Сохранились воспоминания современников о том, как Глинка работал над своим произведением. Так, хорошо знавший композитора П. П. Дубровский пишет, что тот долгое время обдумывал будущую пьесу, прежде чем приняться за её окончательную отделку. Далее Дубровский вспоминает о том, как Глинка работал над партитурой: «Она совершенно была готова в его воображении; он записывал её как обыкновенный смертный, записывающий какие-нибудь беглые заметки, и в то же время разговаривал и шутил со мной. Вскоре пришли два-три приятеля, но он продолжал писать при громком хохоте и говоре, нисколько этим не стесняясь, — а между тем передавалось нотными знаками одно из самых замечательных его произведений»[4].

Другие современники Глинки, в частности, В. В. Стасов, вспоминают о том, как композитор впервые исполнял ещё находившееся в процессе становления произведение: «Когда Глинка играл нам тогда свою „Камаринскую“ с миллионом все новых и новых вариаций, так как „Камаринская“ вовсе ещё не получила окончательного вида, я … часто просил его повторить вот такую или такую вариацию, игранную им нам в прошлый или предпрошлый раз. Но часто они были уже у него забыты, и вместо них он фантазировал всё новые и новые — без конца; наше восхищенье было в таких случаях беспредельно»[5]. Сходное свидетельство оставил и В. П. Энгельгардт: «Позже с don Pedro[К 1] он играл в три руки импровизации на „Камаринскую“. Иногда выходили удивительные вариации. Жаль, что не было граммофона, чтобы фиксировать. Вышло бы несколько целых фантазий, и отличных»[6].

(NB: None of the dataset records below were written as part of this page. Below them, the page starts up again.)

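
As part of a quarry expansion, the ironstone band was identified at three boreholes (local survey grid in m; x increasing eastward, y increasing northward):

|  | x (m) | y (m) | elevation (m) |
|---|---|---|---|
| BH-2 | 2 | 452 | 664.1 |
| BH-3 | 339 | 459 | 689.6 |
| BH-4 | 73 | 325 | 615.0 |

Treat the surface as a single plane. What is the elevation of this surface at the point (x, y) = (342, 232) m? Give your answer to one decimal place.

Two edge vectors: BH-2→BH-3 = (337, 7, 25.5), BH-2→BH-4 = (71, -127, -49.1).
Normal n = (BH-2→BH-3) × (BH-2→BH-4) = (2894.8, 18357.2, -43296).
So ∂z/∂x = −n_x/n_z = 0.06686 and ∂z/∂y = −n_y/n_z = 0.42399.
Intercept c from BH-2: 664.1 − 0.13 − 191.64 = 472.32.
At (342, 232): z = 22.9 + 98.4 + 472.32 = 593.6 m.

593.6 m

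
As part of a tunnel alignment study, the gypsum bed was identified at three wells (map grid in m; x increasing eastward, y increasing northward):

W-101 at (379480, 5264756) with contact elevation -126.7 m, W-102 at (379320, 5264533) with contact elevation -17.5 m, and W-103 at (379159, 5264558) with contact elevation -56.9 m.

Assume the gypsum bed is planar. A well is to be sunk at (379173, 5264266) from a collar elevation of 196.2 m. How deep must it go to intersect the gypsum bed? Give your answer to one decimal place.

76.2 m

Two edge vectors: W-101→W-102 = (-160, -223, 109.2), W-101→W-103 = (-321, -198, 69.8).
Normal n = (W-101→W-102) × (W-101→W-103) = (6056.2, -23885.2, -39903).
So ∂z/∂x = −n_x/n_z = 0.151773050 and ∂z/∂y = −n_y/n_z = −0.598581560.
Intercept c from W-101: -126.7 − 57594.84 + 3151385.86 = 3093664.32.
At (379173, 5264266): z_contact = 57548.24 − 3151092.56 + 3093664.32 = 120.01 m.
Depth below ground = 196.2 − 120.01 = 76.2 m.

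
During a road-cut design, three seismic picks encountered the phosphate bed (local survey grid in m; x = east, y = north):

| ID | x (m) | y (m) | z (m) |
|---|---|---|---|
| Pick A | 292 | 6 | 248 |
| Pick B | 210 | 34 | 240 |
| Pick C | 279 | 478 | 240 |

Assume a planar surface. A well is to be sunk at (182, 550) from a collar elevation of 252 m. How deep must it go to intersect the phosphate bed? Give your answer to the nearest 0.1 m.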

Первое исполнение «Камаринской» состоялось — с большим успехом — 18 марта 1850 года в Петербурге. Глинка, всё ещё находившийся в Варшаве, при нём не присутствовал и впервые услышал своё произведение лишь в апреле 1852 года[7]. Партитура впервые была издана в 1860 году[8].

Состав оркестра

[править | править код]

Состав оркестра в «Камаринской» весьма ограничен:

2 флейты, 2 гобоя, 2 кларнета, 2 фагота, 2 валторны, 2 трубы, тромбон, литавры, струнные[9][2].

Общая характеристика

[править | править код]

Место в творчестве Глинки

[править | править код]

«Камаринская» относится к зрелому периоду творчества композитора. В. А. Цуккерман назвал её «сгустком творческого опыта Глинки, кульминацией, которая завершила его искания в области симфонизации русской народной музыки»[10]. В 1845 году, в письме своему близкому другу, поэту Нестору Кукольнику, сам Глинка следующим образом говорит о задаче, которую поставил перед собой в области симфонического творчества: «Я решился обогатить свой репертуар несколькими … концертными пьесами для оркестра под именем fantaisies pittoresques. Доселе инструментальная музыка делилась на два противуположные отдела: квартеты и симфонии, ценимые немногими, устрашают массу слушателей своими глубокими и сложными соображениями, а собственно так называемые концерты, варьяции и пр. утомляют ухо несвязностью и трудностями. Мне кажется, что можно соединить требования искусства с требованиями века и … писать пьесы, равно докладные знатокам и простой публике»[11]. «Fantaisies pittoresques» (живописные фантазии), о которых говорит Глинка, — это, в его понимании, не сложные многочастные произведения, а музыка, воплощённая в сжатые, лёгкие для восприятия и вместе с тем высокохудожественные формы[12].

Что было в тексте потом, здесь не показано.